Auch erste Resultate zu stochastischen Kräften von Plasmawellen auf Ladungsträger in der Nähe von Rekonnexionsgebieten in solaren Flares konnten in diesem Jahr im Mai während des „Internationalen Arbeits- seminares zu Problemen der Freisetzung Koronaler Magnetischer Energie“ und im September während der Herbsttagung der Astronomischen Gesellschaft (darüber wird in dieser Ausgabe an anderer Stelle berichtet) vorgestellt werden. Aber auf diesem Gebiet gibt es noch sehr viel zu tun. Und auch die Theorie des turbulenten Plasmas ist noch wesentlich zu verbessern. Das komplexe kosmische Plasma stellt die Wissenschaft
ständig vor neue Probleme und Fragen. Deshalb werden in naher Zukunft verschiedene internationale Satellitenexperimente erhöhten Auflösungsvermögens durchgeführt, unter anderem auch zur Untersuchung des räumlichen und zeitlichen Verhaltens von Plasmawellen und -turbulenz sowie zur Erforschung der Kopplung zwischen mikroskopischen und globalen Parametern und Prozessen. Die Universität Potsdam wird mit zur Interpretation der Sateflitendaten beitragen. Mitarbeiter des Projektes „Kosmische Plasmaphysik" erwartet also eine Vielzahl interessanter wissenschaftlicher Aufgaben. Studenten, die sich mit der Thematik des kosmischen Plasmas etwas näher vertraut machen möchten, sollten die Vorlesung „Plasmaphysik" an der Universität Potsdam nicht versäumen. Im Wintersemester 94/95 läuft ein neuer Zyklus der dreisemestrigen Lehrveranstaltung an. Übrigens, die Vorlesung dient der Vermittlung breiter (plasma-) physikalischer Kenntnisse, die nicht nur in der Astrophysik und Kosmosforschung, sondern auch auf den Gebieten der nichtidealen Plasmen sowie bei der Fusions- und Halbleiterforschung anwendbar sind.
Claudia-Veronika Meister
Exzellente Bedingungen
Die Europäische Südsternwarte (ESO: European Southern Observatory) in Chile ist als gemeinsame Forschungseinrichtung von europäischen Staaten im Jahre 1962 gegründet worden.
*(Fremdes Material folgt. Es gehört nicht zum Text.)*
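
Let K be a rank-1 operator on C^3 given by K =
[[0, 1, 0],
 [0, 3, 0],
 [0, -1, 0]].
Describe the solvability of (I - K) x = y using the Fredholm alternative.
(I - K) is invertible (det(I - K) = -2 ≠ 0), so for every y in C^3 the equation (I - K) x = y has a unique solution.

K has rank 1, so it is an outer product K = u v^T: every row of K is a multiple of one row vector. Reading off the entries, u = (-1, -3, 1) and v = (0, -1, 0) (row i of K equals u_i·v^T). A rank-one matrix u v^T satisfies K u = u (v·u) and kills the (2)-dimensional subspace v^⊥, so its characteristic polynomial is lambda^2 (lambda - v·u) with v·u = tr K = 3. Hence the eigenvalues of I - K are 1 (multiplicity 2) and 1 - (3) = -2, so det(I - K) = -2. (Direct check: I - K =
[[1, -1, 0],
 [0, -2, 0],
 [0, 1, 1]]
has determinant -2.) The finite-dimensional Fredholm alternative says: either (I - K) is invertible, or ker(I - K) ≠ {0} and then range(I - K) = ker((I - K)^*)^⊥, with dim ker(I - K) = dim ker((I - K)^*). Since det(I - K) ≠ 0, 1 is not an eigenvalue of K and ker(I - K) = {0}, so we are in the first case: for every y there is a unique x = (I - K)^(-1) y. Explicitly, by the Sherman–Morrison formula, (I - u v^T)^(-1) = I + u v^T/(1 - v·u), i.e. (I - K)^(-1) = I + K/(-2).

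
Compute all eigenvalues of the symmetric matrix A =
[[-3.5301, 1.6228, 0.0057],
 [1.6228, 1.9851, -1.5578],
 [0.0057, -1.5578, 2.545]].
sigma(A) ≈ {-4, 1, 4}

A is real symmetric, so its spectrum consists of real eigenvalues. Expanding the characteristic polynomial of the displayed matrix gives
  det(λ I - A) = p(λ) = λ^3 + (-1)λ^2 + (-16)λ + (15.9988).
Solving p(λ) = 0 yields eigenvalues ≈ -4, 1, 4. (A is shown rounded to 4 decimals, so these recover the underlying integer eigenvalues to within that precision.)
Verification: the trace of A = 1 equals the sum of eigenvalues 1, and det(A) ≈ -15.9988 matches the eigenvalue product -16.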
Das Observatorium steht in der Atacamawüste, 600 km nördlich von Santiago de Chile auf einem Berg in 2400 m Höhe und beherbergt ein 15-m-Radioteleskop und vierzehn optische Teleskope. Die moderne technische Ausrüstung und die exzellenten Beobachtungsbedingungen sind bei Astronomen für die Durchführung ihrer Forschungsaufgaben sehr begehrt. So gingen für den Zeitraum 1994/95 beim Programmkomitee der ESO rund 600 Anträge aus aller Welt auf Beobachtungszeit ein. Auch die WIP-Gruppe „Astronomie" der Universität Potsdam kann für die Projekte „Kompakte Galaxiengruppen" und „Sterne mit Magnetfeldern“ nun die Forschungseinrichtung nutzen. Beide Anträge sind vom internationalen Gutachterkomitee positiv evaluiert und genehmigt worden. In der vorhergehenden Beobachtungssaison konnten am 3,6-m-Teleskop zum ersten Mal in der Astronomiegeschichte Magnetfelder bei pekuliaren Sternen mit Überhäufigkeit von Mangan und Quecksilber nachgewiesen werden. H.O.